Иван Грозный убил сына в приступе случайного гнева, но в его "политическом богословии" это событие было задолго до того предсказано в первом письме Курбскому: "Воспомянем же и в царех великого Константина: како царствия ради, сына своего, рожденного от себе, убил есмь". (Согласно византийским хроникам, император, желая очиститься от крови сына, обращался к разным верам, но только христианский вероучитель дал ему надежду на прошение страшного греха. Константин принимает крещение, покидает Рим и основывает "второй Рим" — Константинополь.) Исследователь М. Плюханова отмечает: такая интерпретация казни Криспа по повелению отца — как жертвы ради царства — нигде в источниках не встречается. Она считает, что именно такое истолкование становится важной частью в идеологической мифологии и словесности Московского царства.
Это искажение концепции идеального христианского властителя (коим в Средневековье представал Константин), очевидно, связано с активно утверждающейся в то время идеей божественного происхождения царской власти. По сути дела, русская идеология по-своему интерпретировала библейский архетип Авраамовой жертвы. Подмена Исаака овном в момент Авраамова жертвоприношения, согласно богословской традиции, "прообразует" таинство Евхаристии; высшее же пожертвование Богом-Отцом своего Сына ради спасения человечества не может иметь параллелей в земной человеческой истории. "В принципе не может быть христианского текста, — пишет М. Плюханова, — в котором какое-либо начало нового христианского устроения связывалось бы с необходимостью кровавой жертвы, жертвоприношение может существовать только в качестве несостоявшегося, остановленного, преодоленного". Фольклорная традиция "исправляет" идеологему Московского царства в соответствии с христианскими представлениями: в "Песне о гневе Ивана Грозного на сына" сын царя, кстати, заподозренный в измене, спасен и затем прощен отцом, и именно несостоявшейся жертвой определяется будущее благополучие царства.
Мифологема "жертвы в основание царства" вновь всплыла в русской истории в период основания Российской империи. Суд Петра над царевичем Алексеем определил, говоря словами М. Погодина, границу между древней и новой Россией, которая была орошена "кровью сына, которую пролил отец". Процесс над царевичем проходил в формах светского судопроизводства, но тем не менее, очевидно, в связи с исключительностью коллизии нуждался и в богословских обоснованиях. Петр, как известно, обращался к церковным иерархам с требованием составить письменное мнение о суде над Алексеем.
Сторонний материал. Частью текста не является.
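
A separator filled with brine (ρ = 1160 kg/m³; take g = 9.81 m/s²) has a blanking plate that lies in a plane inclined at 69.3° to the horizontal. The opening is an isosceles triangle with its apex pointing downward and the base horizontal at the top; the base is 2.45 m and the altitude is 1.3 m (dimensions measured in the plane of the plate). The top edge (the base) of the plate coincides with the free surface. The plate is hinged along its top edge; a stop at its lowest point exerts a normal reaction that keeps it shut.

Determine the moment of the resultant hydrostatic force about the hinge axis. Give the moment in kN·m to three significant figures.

M ≈ 4.77 kN·m

γ = ρg = 1160 × 9.81 / 1000 = 11.3796 kN/m³.
Let θ = 69.3° be the plate's angle to the horizontal; measure y along the incline from where the plane meets the free surface. Vertical depth h = y·sinθ with sinθ = 0.935444.
With the apex down, the centroid sits h/3 = 1.3/3 = 0.433333 m below the base (the top edge), so y_c = 0.433333 m and h_c = 0.433333 × 0.935444 = 0.405359 m.
A = ½ × 2.45 × 1.3 = 1.5925 m².
Resultant F = γ·h_c·A = 11.3796 × 0.405359 × 1.5925 = 7.34592 kN.
I_c = b·h³/36 = 2.45 × 1.3³/36 = 0.149518 m⁴.
Centre of pressure: y_p = y_c + I_c/(y_c·A) = 0.433333 + 0.149518/(0.433333 × 1.5925) = 0.433333 + 0.216667 = 0.65 m along the plane.
The resultant acts 0.433333 + 0.216667 = 0.65 m (along the plate) below the hinge at the top edge, so the moment about the hinge is M = F × 0.65 = 7.34592 × 0.65 = 4.77485 kN·m.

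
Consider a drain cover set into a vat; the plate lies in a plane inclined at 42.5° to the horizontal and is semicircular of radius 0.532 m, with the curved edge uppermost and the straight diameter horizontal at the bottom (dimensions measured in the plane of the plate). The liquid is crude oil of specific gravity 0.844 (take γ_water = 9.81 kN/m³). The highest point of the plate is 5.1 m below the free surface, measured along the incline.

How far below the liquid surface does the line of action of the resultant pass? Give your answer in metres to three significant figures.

γ = 0.844 × 9.81 = 8.27964 kN/m³.
Let θ = 42.5° be the plate's angle to the horizontal; measure y along the incline from where the plane meets the free surface. Vertical depth h = y·sinθ with sinθ = 0.675590.
The centroid lies 4r/(3π) = 0.225788 m above the diameter, so r − 4r/(3π) = 0.532 − 0.225788 = 0.306212 m below the topmost point, so y_c = 5.1 + 0.306212 = 5.40621 m and h_c = 5.40621 × 0.675590 = 3.65238 m.
A = πr²/2 = π × 0.532²/2 = 0.444573 m².
Resultant F = γ·h_c·A = 8.27964 × 3.65238 × 0.444573 = 13.4441 kN.
I_c = (π/8 − 8/(9π))·r⁴ = 0.109757 × 0.532⁴ = 0.00879182 m⁴.
Centre of pressure: y_p = y_c + I_c/(y_c·A) = 5.40621 + 0.00879182/(5.40621 × 0.444573) = 5.40621 + 0.00365799 = 5.40987 m along the plane.
Vertically, h_p = y_p·sinθ = 5.40987 × 0.675590 = 3.65485 m.

h_p = 3.65 m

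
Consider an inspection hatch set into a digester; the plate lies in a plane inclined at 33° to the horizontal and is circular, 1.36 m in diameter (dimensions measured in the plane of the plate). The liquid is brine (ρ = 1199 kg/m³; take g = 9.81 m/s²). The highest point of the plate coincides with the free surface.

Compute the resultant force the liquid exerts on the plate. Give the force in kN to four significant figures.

F ≈ 6.328 kN

γ = ρg = 1199 × 9.81 / 1000 = 11.76219 kN/m³.
Let θ = 33° be the plate's angle to the horizontal; measure y along the incline from where the plane meets the free surface. Vertical depth h = y·sinθ with sinθ = 0.544639.
The centroid is at the centre, 0.68 m below the top of the plate, so y_c = 0.68 m and h_c = 0.68 × 0.544639 = 0.370355 m.
A = π(0.68)² = 1.45267 m².
Resultant F = γ·h_c·A = 11.76219 × 0.370355 × 1.45267 = 6.3281 kN.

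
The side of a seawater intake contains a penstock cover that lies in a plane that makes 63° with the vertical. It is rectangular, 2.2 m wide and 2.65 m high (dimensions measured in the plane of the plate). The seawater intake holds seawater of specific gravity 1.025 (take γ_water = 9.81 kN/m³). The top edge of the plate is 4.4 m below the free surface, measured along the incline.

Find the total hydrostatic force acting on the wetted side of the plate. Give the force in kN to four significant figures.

F ≈ 152.4 kN

γ = 1.025 × 9.81 = 10.05525 kN/m³.
The plate makes 63° with the vertical, i.e. θ = 90° − 63° = 27° to the horizontal. Measuring y along the incline from the free-surface line, vertical depth h = y·sinθ with sinθ = 0.453990.
The centroid lies 2.65/2 = 1.325 m below the top edge, so y_c = 4.4 + 1.325 = 5.725 m and h_c = 5.725 × 0.453990 = 2.59909 m.
A = 2.2 × 2.65 = 5.83 m².
Resultant F = γ·h_c·A = 10.05525 × 2.59909 × 5.83 = 152.364 kN.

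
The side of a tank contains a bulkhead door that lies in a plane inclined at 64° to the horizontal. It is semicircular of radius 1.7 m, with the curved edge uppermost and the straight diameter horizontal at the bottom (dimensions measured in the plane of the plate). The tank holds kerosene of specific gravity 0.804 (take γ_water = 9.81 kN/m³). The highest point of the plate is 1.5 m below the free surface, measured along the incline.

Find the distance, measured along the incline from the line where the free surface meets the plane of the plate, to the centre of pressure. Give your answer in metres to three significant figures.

γ = 0.804 × 9.81 = 7.88724 kN/m³.
Let θ = 64° be the plate's angle to the horizontal; measure y along the incline from where the plane meets the free surface. Vertical depth h = y·sinθ with sinθ = 0.898794.
The centroid lies 4r/(3π) = 0.721502 m above the diameter, so r − 4r/(3π) = 1.7 − 0.721502 = 0.978498 m below the topmost point, so y_c = 1.5 + 0.978498 = 2.4785 m and h_c = 2.4785 × 0.898794 = 2.22766 m.
A = πr²/2 = π × 1.7²/2 = 4.5396 m².
Resultant F = γ·h_c·A = 7.88724 × 2.22766 × 4.5396 = 79.7612 kN.
I_c = (π/8 − 8/(9π))·r⁴ = 0.109757 × 1.7⁴ = 0.916701 m⁴.
Centre of pressure: y_p = y_c + I_c/(y_c·A) = 2.4785 + 0.916701/(2.4785 × 4.5396) = 2.4785 + 0.0814744 = 2.55997 m along the plane.

y_p = 2.56 m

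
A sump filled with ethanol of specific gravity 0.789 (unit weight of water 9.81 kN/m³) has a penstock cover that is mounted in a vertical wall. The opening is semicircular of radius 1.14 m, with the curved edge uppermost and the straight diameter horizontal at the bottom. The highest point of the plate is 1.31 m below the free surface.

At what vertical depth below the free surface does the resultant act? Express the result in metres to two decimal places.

γ = 0.789 × 9.81 = 7.74009 kN/m³.
The centroid lies 4r/(3π) = 0.483831 m above the diameter, so r − 4r/(3π) = 1.14 − 0.483831 = 0.656169 m below the topmost point, so the centroid depth is h_c = 1.31 + 0.656169 = 1.96617 m.
A = πr²/2 = π × 1.14²/2 = 2.04141 m².
Resultant F = γ·h_c·A = 7.74009 × 1.96617 × 2.04141 = 31.0669 kN.
I_c = (π/8 − 8/(9π))·r⁴ = 0.109757 × 1.14⁴ = 0.185375 m⁴.
Centre of pressure: y_p = y_c + I_c/(y_c·A) = 1.96617 + 0.185375/(1.96617 × 2.04141) = 1.96617 + 0.0461849 = 2.01235 m along the plane.

h_p = 2.01 m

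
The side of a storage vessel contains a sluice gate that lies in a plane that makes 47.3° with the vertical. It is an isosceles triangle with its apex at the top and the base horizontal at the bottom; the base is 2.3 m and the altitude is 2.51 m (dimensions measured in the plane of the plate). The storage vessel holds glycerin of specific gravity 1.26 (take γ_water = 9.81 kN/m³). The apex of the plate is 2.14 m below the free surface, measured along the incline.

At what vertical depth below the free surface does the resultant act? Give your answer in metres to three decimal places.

γ = 1.26 × 9.81 = 12.3606 kN/m³.
The plate makes 47.3° with the vertical, i.e. θ = 90° − 47.3° = 42.7° to the horizontal. Measuring y along the incline from the free-surface line, vertical depth h = y·sinθ with sinθ = 0.678160.
With the apex up, the centroid sits 2h/3 = 2 × 2.51/3 = 1.67333 m below the apex, so y_c = 2.14 + 1.67333 = 3.81333 m and h_c = 3.81333 × 0.678160 = 2.58605 m.
A = ½ × 2.3 × 2.51 = 2.8865 m².
Resultant F = γ·h_c·A = 12.3606 × 2.58605 × 2.8865 = 92.2673 kN.
I_c = b·h³/36 = 2.3 × 2.51³/36 = 1.01029 m⁴.
Centre of pressure: y_p = y_c + I_c/(y_c·A) = 3.81333 + 1.01029/(3.81333 × 2.8865) = 3.81333 + 0.0917847 = 3.90511 m along the plane.
Vertically, h_p = y_p·sinθ = 3.90511 × 0.678160 = 2.64829 m.

h_p = 2.648 m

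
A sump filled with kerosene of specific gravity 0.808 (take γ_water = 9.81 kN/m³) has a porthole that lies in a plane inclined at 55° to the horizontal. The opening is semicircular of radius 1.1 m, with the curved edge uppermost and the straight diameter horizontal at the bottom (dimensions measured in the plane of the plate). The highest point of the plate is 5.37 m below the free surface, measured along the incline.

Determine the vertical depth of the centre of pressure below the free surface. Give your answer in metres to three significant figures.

h_p = 4.93 m

γ = 0.808 × 9.81 = 7.92648 kN/m³.
Let θ = 55° be the plate's angle to the horizontal; measure y along the incline from where the plane meets the free surface. Vertical depth h = y·sinθ with sinθ = 0.819152.
The centroid lies 4r/(3π) = 0.466854 m above the diameter, so r − 4r/(3π) = 1.1 − 0.466854 = 0.633146 m below the topmost point, so y_c = 5.37 + 0.633146 = 6.00315 m and h_c = 6.00315 × 0.819152 = 4.91749 m.
A = πr²/2 = π × 1.1²/2 = 1.90066 m².
Resultant F = γ·h_c·A = 7.92648 × 4.91749 × 1.90066 = 74.0847 kN.
I_c = (π/8 − 8/(9π))·r⁴ = 0.109757 × 1.1⁴ = 0.160695 m⁴.
Centre of pressure: y_p = y_c + I_c/(y_c·A) = 6.00315 + 0.160695/(6.00315 × 1.90066) = 6.00315 + 0.0140838 = 6.01723 m along the plane.
Vertically, h_p = y_p·sinθ = 6.01723 × 0.819152 = 4.92903 m.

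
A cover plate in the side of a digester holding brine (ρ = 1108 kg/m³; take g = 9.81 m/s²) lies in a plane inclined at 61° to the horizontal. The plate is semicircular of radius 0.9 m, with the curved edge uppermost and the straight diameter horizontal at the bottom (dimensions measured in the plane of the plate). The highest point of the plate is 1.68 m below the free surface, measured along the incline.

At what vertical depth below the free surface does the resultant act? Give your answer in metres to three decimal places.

γ = ρg = 1108 × 9.81 / 1000 = 10.86948 kN/m³.
Let θ = 61° be the plate's angle to the horizontal; measure y along the incline from where the plane meets the free surface. Vertical depth h = y·sinθ with sinθ = 0.874620.
The centroid lies 4r/(3π) = 0.381972 m above the diameter, so r − 4r/(3π) = 0.9 − 0.381972 = 0.518028 m below the topmost point, so y_c = 1.68 + 0.518028 = 2.19803 m and h_c = 2.19803 × 0.874620 = 1.92244 m.
A = πr²/2 = π × 0.9²/2 = 1.27235 m².
Resultant F = γ·h_c·A = 10.86948 × 1.92244 × 1.27235 = 26.5869 kN.
I_c = (π/8 − 8/(9π))·r⁴ = 0.109757 × 0.9⁴ = 0.0720116 m⁴.
Centre of pressure: y_p = y_c + I_c/(y_c·A) = 2.19803 + 0.0720116/(2.19803 × 1.27235) = 2.19803 + 0.0257491 = 2.22378 m along the plane.
Vertically, h_p = y_p·sinθ = 2.22378 × 0.874620 = 1.94496 m.

h_p = 1.945 m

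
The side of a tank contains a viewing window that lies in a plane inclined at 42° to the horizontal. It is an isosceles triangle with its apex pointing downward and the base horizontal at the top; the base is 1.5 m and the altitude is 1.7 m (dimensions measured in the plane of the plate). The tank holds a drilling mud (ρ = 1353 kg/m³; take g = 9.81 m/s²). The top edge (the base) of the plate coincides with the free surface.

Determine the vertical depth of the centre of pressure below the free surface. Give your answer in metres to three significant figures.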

Был подобран список примеров и параллелей из Ветхого и Нового Заветов, который мог привести к двум полярным выводам: по ветхозаветной традиции сын, подобно Авессалому, пошедшему против своего отца Давида, должен быть казнен; по новозаветной — как блудный сын должен быть прощен, так как "Христос не хочет жертвы, но милости" (Н. Устрялов. "История царствования Петра Великого", 1859).
Русская идеология царской власти вновь совершила выбор, игнорируя Новый Завет и в целом христианскую традицию. Кстати, библейский Авессалом не был казнен отцом, его наказал Господь страшной гибелью (II Цар., XVIII, 9-15); отец Авессалома, царь Давид горестно оплакивал сына: "О, кто бы дал мне умереть вместо тебя, Авессалом, сын мой, сын мой!" (II Цар., XVIII, 33).
В 1722 году (царевич был казнен в 1718) Феофан Прокопович, правая рука Петра в церковных и идеологических делах, по указу императора составляет новый указ о престолонаследии и особый трактат "Правда воли монаршей", оправдывающий суд над царевичем Алексеем. У Феофана появляется мотив Авессаломовой измены в крайне любопытной интерпретации: "... какою авессаломскою злостию надмен был сын наш Алексей, что не раскаянием его оное намерение, но милостию Божию ко всему нашему отечеству пресеклось". Как видим, казнь сына трактуется Феофаном как проявление милости Божьей. Гетман Скоропадский и казацкий старшина, находившиеся во время суда над царевичем Алексеем в Петербурге, откровенно выразили свою позицию, очевидно, сформированную народно-христианскими представлениями: "Как бы ни было, но Гетман и Старшины его отреклись от приговора Царевича на смерть, и когда у них отбирано о сем мнение, то объявили с твердостию, что "судить сына с отцом и своим Государем они никакой власти не имеют, да и никто из сограждан в таком важном деле беспристрастным судиею быть не может" ("История руссов, или Малой России", 1816, одна из любимых книг Гоголя).